Concentric circles and a certain curve's function

[24forChromium]

Draw a large number of concentric circles with constant radii increment (i.e.: 1m, 2m, 3m...). Assign each with a serial number counting from the centre. (i.e.: innermost: 1, second innermost: 2, etc.)

Divide all the circles into segments, the number of segments for each circle is equal to its serial number, the inner most circle will be divided one time, it point of division is on the same direction from the centre point as the first division point of all other circles.

Now, there would be a shape that looks like something in the picture (not the best in the world) I uploaded:

Now, connect all of the points of divisions that is immediately next to the first points in the clockwise direction:

What would be the function of this curve.

I am asking this question in the context of writing a high school research paper, level of maths is up to calculus and complex number with some rigour, would it be possible to find a function to this curve using those?

 

[andrewkirk]

The function is easily written using polar coordinates.

Let $n$ be the number of segments in the circle. Then write the values of $r$ and $\theta$ in terms of $n$ for the points you have drawn. By allowing $n$ to have non-integer values larger than 2 you can plot the curve between each pair of points on consecutive circles.

Once you have the formulas for $r$ and $\theta$ in terms of $n$ you can eliminate $n$ to get a formula for $r$ in terms of $\theta$.

Even more fun: The above gives you a curve for values of $\theta$ in the range $[-\frac{\pi}{2},\frac{\pi}{2})$. Now you can use the formula obtained above to extend it to $\theta$ in the range $[-\infty,-\frac{\pi}{2})$, which corresponds to $n\in(0,2)$. That curve will spiral in towards the origin, without ever reaching it, as it rotates clockwise around it.

Additional exercise: what will the curve do as $n\to\infty$?

 

[24forChromium]

The function is easily written using polar coordinates.

Let $n$ be the number of segments in the circle. Then write the values of $r$ and $\theta$ in terms of $n$ for the points you have drawn. By allowing $n$ to have positive non-integer values you can plot the curve between each pair of points on consecutive circles.

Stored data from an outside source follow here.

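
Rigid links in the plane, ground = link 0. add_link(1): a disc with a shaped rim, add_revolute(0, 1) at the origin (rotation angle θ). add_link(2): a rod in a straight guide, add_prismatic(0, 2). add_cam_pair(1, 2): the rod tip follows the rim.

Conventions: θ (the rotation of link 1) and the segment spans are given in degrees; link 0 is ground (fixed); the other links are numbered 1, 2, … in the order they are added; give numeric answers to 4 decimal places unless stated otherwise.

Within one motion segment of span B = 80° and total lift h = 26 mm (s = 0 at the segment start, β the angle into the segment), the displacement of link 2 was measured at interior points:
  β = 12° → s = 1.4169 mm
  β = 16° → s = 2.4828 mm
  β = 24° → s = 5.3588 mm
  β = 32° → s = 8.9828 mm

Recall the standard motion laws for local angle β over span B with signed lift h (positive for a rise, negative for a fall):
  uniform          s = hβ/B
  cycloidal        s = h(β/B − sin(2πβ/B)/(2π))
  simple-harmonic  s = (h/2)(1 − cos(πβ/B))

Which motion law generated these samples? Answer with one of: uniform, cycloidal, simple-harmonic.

candidates at β/B = r: uniform s = h·r (linear in β); cycloidal s = h·(r − sin(2πr)/(2π)); simple-harmonic s = (h/2)(1 − cos(πr))
β=12°: printed 1.4169 | uniform 3.9000, cycloidal 0.5523, simple-harmonic 1.4169
β=16°: printed 2.4828 | uniform 5.2000, cycloidal 1.2645, simple-harmonic 2.4828
β=24°: printed 5.3588 | uniform 7.8000, cycloidal 3.8645, simple-harmonic 5.3588
β=32°: printed 8.9828 | uniform 10.4000, cycloidal 7.9677, simple-harmonic 8.9828
only one law matches every sample → simple-harmonic

simple-harmonic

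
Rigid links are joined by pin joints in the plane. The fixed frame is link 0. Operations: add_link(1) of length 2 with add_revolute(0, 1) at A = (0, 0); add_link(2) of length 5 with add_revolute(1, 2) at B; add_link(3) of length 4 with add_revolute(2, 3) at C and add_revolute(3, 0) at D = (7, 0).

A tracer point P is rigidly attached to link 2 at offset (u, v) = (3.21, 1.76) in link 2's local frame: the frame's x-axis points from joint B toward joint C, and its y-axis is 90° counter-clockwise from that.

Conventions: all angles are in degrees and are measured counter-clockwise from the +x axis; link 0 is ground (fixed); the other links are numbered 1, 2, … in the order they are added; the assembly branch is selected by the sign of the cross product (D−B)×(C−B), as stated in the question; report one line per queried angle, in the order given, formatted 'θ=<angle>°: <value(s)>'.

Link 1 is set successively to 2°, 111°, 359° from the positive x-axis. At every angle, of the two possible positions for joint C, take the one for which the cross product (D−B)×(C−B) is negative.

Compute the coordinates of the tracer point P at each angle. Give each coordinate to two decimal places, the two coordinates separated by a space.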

Once you have the formulas for $r$ and $\theta$ in terms of $n$ you can eliminate $n$ to get a formula for $r$ in terms of $\theta$.

Even more fun: The above gives you a curve for values of $\theta$ in the range $[-\frac{\pi}{2},\frac{\pi}{2}]$. Now you can use the formula obtained above to extend it to $\theta$ in the range $[-\infty,-\frac{\pi}{2}]$, which corresponds to $n\in(0,2)$. That curve will spiral in towards the origin, without ever reaching it, as it rotates clockwise around it.

Additional exercise: what will the curve do as $n\to\infty$?

That's great, thanks, so the polar form would just be: r cis(θ) = n(radius increment) cis (π/2 - 2π/n).
How would you express that in terms of y f(x) again?

I found the formula for x and y in terms of n, but not the two of them in terms of one another.

 

[mathman]

You can use polar coordinates (parametric form).
r=n, \ \theta = \frac{\pi}{2}-\frac{2\pi}{n}

 

[andrewkirk]

How would you express that in terms of y f(x) again?

For any given point $(r,\theta)$ you can express it in Cartesian coordinates for the purpose of plotting using
$$x=r\cos\theta;\ \ y=r\sin\theta$$

Note however that the curve is not the graph of $y$ as a function of $x$ because there will be some values of $x$ that have more than one value of $y$. To find out what those values are, the additional exercise above needs to be done.

You can write the curve as the graph of $x$ as a function of $y$ if you restrict it to $n\geq 2$.

 

[andrewkirk]

I found the formula for x and y in terms of n, but not the two of them in terms of one another.

There will be no analytic formula for $x$ in terms of $y$, because to get that you need to express $n$ in terms of $x$, which will have no closed form solution because $x=n\sin\frac{2\pi}{n}$ and equations with a variable both inside and outside a trig function generally have no such solution. Numerical techniques must be used instead.